- Developers: FrontBase, Inc.
- Stable release: 8.2.6 / 15 December 2015; 10 years ago
- Operating system: Microsoft Windows, macOS, Linux
- Type: RDBMS
- License: FrontBase, Inc.
- Website: www.frontbase.com

= FrontBase =

FrontBase is a relational database management system written in ANSI C. FrontBase uses the Unicode character encoding.

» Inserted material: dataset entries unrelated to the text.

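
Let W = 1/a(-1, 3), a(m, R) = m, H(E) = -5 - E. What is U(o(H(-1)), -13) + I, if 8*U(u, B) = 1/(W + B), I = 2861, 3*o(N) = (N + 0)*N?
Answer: 320431/112 ≈ 2861.0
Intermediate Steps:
o(N) = N²/3 (o(N) = ((N + 0)*N)/3 = (N*N)/3 = N²/3)
W = -1 (W = 1/(-1) = -1)
U(u, B) = 1/(8*(-1 + B))
U(o(H(-1)), -13) + I = 1/(8*(-1 - 13)) + 2861 = (⅛)/(-14) + 2861 = (⅛)*(-1/14) + 2861 = -1/112 + 2861 = 320431/112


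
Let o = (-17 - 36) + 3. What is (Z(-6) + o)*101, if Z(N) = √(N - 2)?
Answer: -5050 + 202*I*√2 ≈ -5050.0 + 285.67*I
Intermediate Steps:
Z(N) = √(-2 + N)
o = -50 (o = -53 + 3 = -50)
(Z(-6) + o)*101 = (√(-2 - 6) - 50)*101 = (√(-8) - 50)*101 = (2*I*√2 - 50)*101 = (-50 + 2*I*√2)*101 = -5050 + 202*I*√2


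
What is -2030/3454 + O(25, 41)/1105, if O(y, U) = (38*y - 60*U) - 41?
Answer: -3800152/1908335 ≈ -1.9913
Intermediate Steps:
O(y, U) = -41 - 60*U + 38*y (O(y, U) = (-60*U + 38*y) - 41 = -41 - 60*U + 38*y)
-2030/3454 + O(25, 41)/1105 = -2030/3454 + (-41 - 60*41 + 38*25)/1105 = -2030*1/3454 + (-41 - 2460 + 950)*(1/1105) = -1015/1727 - 1551*1/1105 = -1015/1727 - 1551/1105 = -3800152/1908335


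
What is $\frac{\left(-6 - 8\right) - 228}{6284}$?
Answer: $- \frac{121}{3142} \approx -0.038511$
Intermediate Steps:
$\frac{\left(-6 - 8\right) - 228}{6284} = \left(-14 - 228\right) \frac{1}{6284} = \left(-242\right) \frac{1}{6284} = - \frac{121}{3142}$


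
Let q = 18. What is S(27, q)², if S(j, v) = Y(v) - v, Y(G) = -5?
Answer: 529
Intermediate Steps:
S(j, v) = -5 - v
S(27, q)² = (-5 - 1*18)² = (-5 - 18)² = (-23)² = 529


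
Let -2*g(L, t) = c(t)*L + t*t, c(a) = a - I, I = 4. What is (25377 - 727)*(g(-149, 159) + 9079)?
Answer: 196854900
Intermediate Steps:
c(a) = -4 + a (c(a) = a - 1*4 = a - 4 = -4 + a)
g(L, t) = -t²/2 - L*(-4 + t)/2 (g(L, t) = -((-4 + t)*L + t*t)/2 = -(L*(-4 + t) + t²)/2 = -(t² + L*(-4 + t))/2 = -t²/2 - L*(-4 + t)/2)
(25377 - 727)*(g(-149, 159) + 9079) = (25377 - 727)*((-½*159² - ½*(-149)*(-4 + 159)) + 9079) = 24650*((-½*25281 - ½*(-149)*155) + 9079) = 24650*((-25281/2 + 23095/2) + 9079) = 24650*(-1093 + 9079) = 24650*7986 = 196854900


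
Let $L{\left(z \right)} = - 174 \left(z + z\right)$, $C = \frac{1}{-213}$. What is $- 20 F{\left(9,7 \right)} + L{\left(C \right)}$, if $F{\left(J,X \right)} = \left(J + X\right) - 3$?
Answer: $- \frac{18344}{71} \approx -258.37$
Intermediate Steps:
$C = - \frac{1}{213} \approx -0.0046948$
$L{\left(z \right)} = - 348 z$ ($L{\left(z \right)} = - 174 \cdot 2 z = - 348 z$)
$F{\left(J,X \right)} = -3 + J + X$
$- 20 F{\left(9,7 \right)} + L{\left(C \right)} = - 20 \left(-3 + 9 + 7\right) - - \frac{116}{71} = \left(-20\right) 13 + \frac{116}{71} = -260 + \frac{116}{71} = - \frac{18344}{71}$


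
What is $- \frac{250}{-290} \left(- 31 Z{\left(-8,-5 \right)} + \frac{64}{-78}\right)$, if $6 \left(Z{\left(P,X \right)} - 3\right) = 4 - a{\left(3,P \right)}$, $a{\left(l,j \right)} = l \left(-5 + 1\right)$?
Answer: $- \frac{172075}{1131} \approx -152.14$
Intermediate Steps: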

==International standards==
FrontBase complies with SQL 92 (fully compliant), Unicode (Unicode 2.0) and TCP/IP (uses sockets).

==Available platforms==
FrontBase is available on the following platforms:
- Macintosh - Mac OS X, Mac OS X Server 10.x and Mac OS X Server 1.2
- Linux - RedHat, SuSE(Intel and Power PC), YellowDog Linux and Mandrake Linux
- Unix - FreeBSB, Solaris and HP-UX
- Windows - Windows NT and Windows 2000.

==Drivers and adaptors==

Drivers and adaptors include Apple WebObjects, PHP3, PHP4, Perl, ODBC, JDBC, Omnis Studio, REALBasic, Tcl, EOF, FBAccess and FBCAccess.

==Data types==
Data types supported include INTEGER, DECIMAL, TIMESTAMP, BLOB and VARCHAR.